Halt incinerator program

Dear Editor: Re: No real alternative to incineration: Mayor, Burnaby NOW, April 10. I disagree with Mayor Derek Corrigan's assertion that there is no real alternative to incineration. There are, of course, alternatives.

Dear Editor:

Re: No real alternative to incineration: Mayor, Burnaby NOW, April 10.

I disagree with Mayor Derek Corrigan's assertion that there is no real alternative to incineration. There are, of course, alternatives. We can continue to send our garbage to the landfill at Cache Creek or elsewhere.

None of the options for disposal of solid waste are attractive. The key is to select the least bad one.

Metro Vancouver made a policy decision some years ago to embrace incineration, which they call waste-to-energy and they have basically ignored the alternatives ever since. They went through a bogus public consultation process, which was effectively a public relations exercise to promote incineration.

The problem is now no one knows which approach is best since no effort was ever made to properly assess the costs and benefits of each. Incineration may be best or maybe not. No one knows.

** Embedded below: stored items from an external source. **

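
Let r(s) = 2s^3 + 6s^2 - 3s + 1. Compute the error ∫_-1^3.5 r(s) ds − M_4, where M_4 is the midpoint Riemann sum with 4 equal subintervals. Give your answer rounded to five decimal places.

Exact integral: ∫_-1^3.5 r(s) ds = 149.90625.
M_4 ≈ 143.4990234.
Error ≈ 149.90625 − 143.4990234 ≈ 6.40723.

6.40723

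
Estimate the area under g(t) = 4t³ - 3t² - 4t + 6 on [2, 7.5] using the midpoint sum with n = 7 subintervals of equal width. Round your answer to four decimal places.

Δt = (7.5 − 2)/7 = 11/14.
Midpoints: 67/28, 89/28, 111/28, 4.75, 155/28, 177/28, 199/28.
g(67/28) = 93447/2744, g(89/28) = 125445/1372, g(111/28) = 527397/2744, g(4.75) = 348, g(155/28) = 1565379/2744, g(177/28) = 1195371/1372, g(199/28) = 3462945/2744.
Sum = Δt · [g(67/28) + g(89/28) + g(111/28) + ...].
Sum ≈ 2647.4082.

2647.4082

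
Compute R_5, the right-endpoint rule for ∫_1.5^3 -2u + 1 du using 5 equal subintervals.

-5.7

Δu = (3 − 1.5)/5 = 0.3.
Right endpoints: 1.8, 2.1, 2.4, 2.7, 3.
f(1.8) = -2.6, f(2.1) = -3.2, f(2.4) = -3.8, f(2.7) = -4.4, f(3) = -5.
Sum = Δu · [f(1.8) + f(2.1) + f(2.4) + f(2.7) + f(3)].
Sum = -5.7.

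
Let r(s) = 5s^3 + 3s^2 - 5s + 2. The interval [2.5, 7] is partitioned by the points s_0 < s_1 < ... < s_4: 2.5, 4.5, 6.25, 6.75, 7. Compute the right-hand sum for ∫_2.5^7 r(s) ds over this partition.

Subinterval widths: 2, 1.75, 0.5, 0.25.
Right endpoints: 4.5, 6.25, 6.75, 7.
r(4.5) = 495.875, r(6.25) = 1308.640625, r(6.75) = 1642.671875, r(7) = 1829.
Sum = Σ Δs_i · r(s_i).
Sum = 4560.45703125.

4560.45703125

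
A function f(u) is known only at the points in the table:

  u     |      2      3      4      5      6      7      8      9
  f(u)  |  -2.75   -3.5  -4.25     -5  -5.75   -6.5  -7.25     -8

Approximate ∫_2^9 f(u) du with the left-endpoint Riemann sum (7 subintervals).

Δu = 1.
Sum = 1·[(-2.75) + (-3.5) + (-4.25) + (-5) + (-5.75) + (-6.5) + (-7.25)] = -35.

-35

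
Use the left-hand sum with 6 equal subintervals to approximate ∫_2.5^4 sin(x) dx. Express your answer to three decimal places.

Δx = (4 − 2.5)/6 = 0.25.
Left endpoints: 2.5, 2.75, 3, 3.25, 3.5, 3.75.
f(2.5) ≈ 0.598, f(2.75) ≈ 0.382, f(3) ≈ 0.141, f(3.25) ≈ -0.108, f(3.5) ≈ -0.351, f(3.75) ≈ -0.572.
Sum = Δx · [f(2.5) + f(2.75) + f(3) + ...].
Sum ≈ 0.023.

0.023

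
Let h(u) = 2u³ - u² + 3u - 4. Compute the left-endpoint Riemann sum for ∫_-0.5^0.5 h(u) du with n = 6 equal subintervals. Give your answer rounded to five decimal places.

Δu = (0.5 − (-0.5))/6 = 1/6.
Left endpoints: -0.5, -1/3, -1/6, 0, 1/6, 1/3.
h(-0.5) = -6, h(-1/3) = -140/27, h(-1/6) = -245/54, h(0) = -4, h(1/6) = -95/27, h(1/3) = -82/27.
Sum = Δu · [h(-0.5) + h(-1/3) + h(-1/6) + ...].
Sum ≈ -4.37963.

-4.37963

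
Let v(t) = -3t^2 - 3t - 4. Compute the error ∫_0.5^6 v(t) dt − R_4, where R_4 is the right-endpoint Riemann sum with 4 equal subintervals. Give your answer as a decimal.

90.27734375

Exact integral: ∫_0.5^6 v(t) dt = -291.5.
R_4 = -381.77734375.
Error = -291.5 − (-381.77734375) = 90.27734375.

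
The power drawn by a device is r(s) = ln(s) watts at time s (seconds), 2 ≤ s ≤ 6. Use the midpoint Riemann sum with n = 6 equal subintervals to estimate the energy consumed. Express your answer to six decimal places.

5.370379

Δs = (6 − 2)/6 = 2/3.
Midpoints: 7/3, 3, 11/3, 13/3, 5, 17/3.
r(7/3) ≈ 0.847298, r(3) ≈ 1.098612, r(11/3) ≈ 1.299283, r(13/3) ≈ 1.466337, r(5) ≈ 1.609438, r(17/3) ≈ 1.734601.
Sum = Δs · [r(7/3) + r(3) + r(11/3) + ...].
Sum ≈ 5.370379.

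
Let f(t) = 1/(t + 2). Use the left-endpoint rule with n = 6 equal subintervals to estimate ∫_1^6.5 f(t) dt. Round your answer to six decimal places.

Δt = (6.5 − 1)/6 = 11/12.
Left endpoints: 1, 23/12, 17/6, 3.75, 14/3, 67/12.
f(1) = 1/3, f(23/12) = 12/47, f(17/6) = 6/29, f(3.75) = 4/23, f(14/3) = 0.15, f(67/12) = 12/91.
Sum = Δt · [f(1) + f(23/12) + f(17/6) + ...].
Sum ≈ 1.147053.

1.147053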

What I do know is it is a lot easier to quantify the costs associated with land filling since we have been doing it for a long time.

What are the human health and environmental costs of incineration? What about the toxic ash that is left after incineration? The pollutants don't just disappear when the garbage is burned, they end up in the air we breath.

For me, the unknown human health and environmental risks of incineration are unacceptable.

Until we have a better understanding of what these risks are, Metro Vancouver should not be proceeding with their incineration program.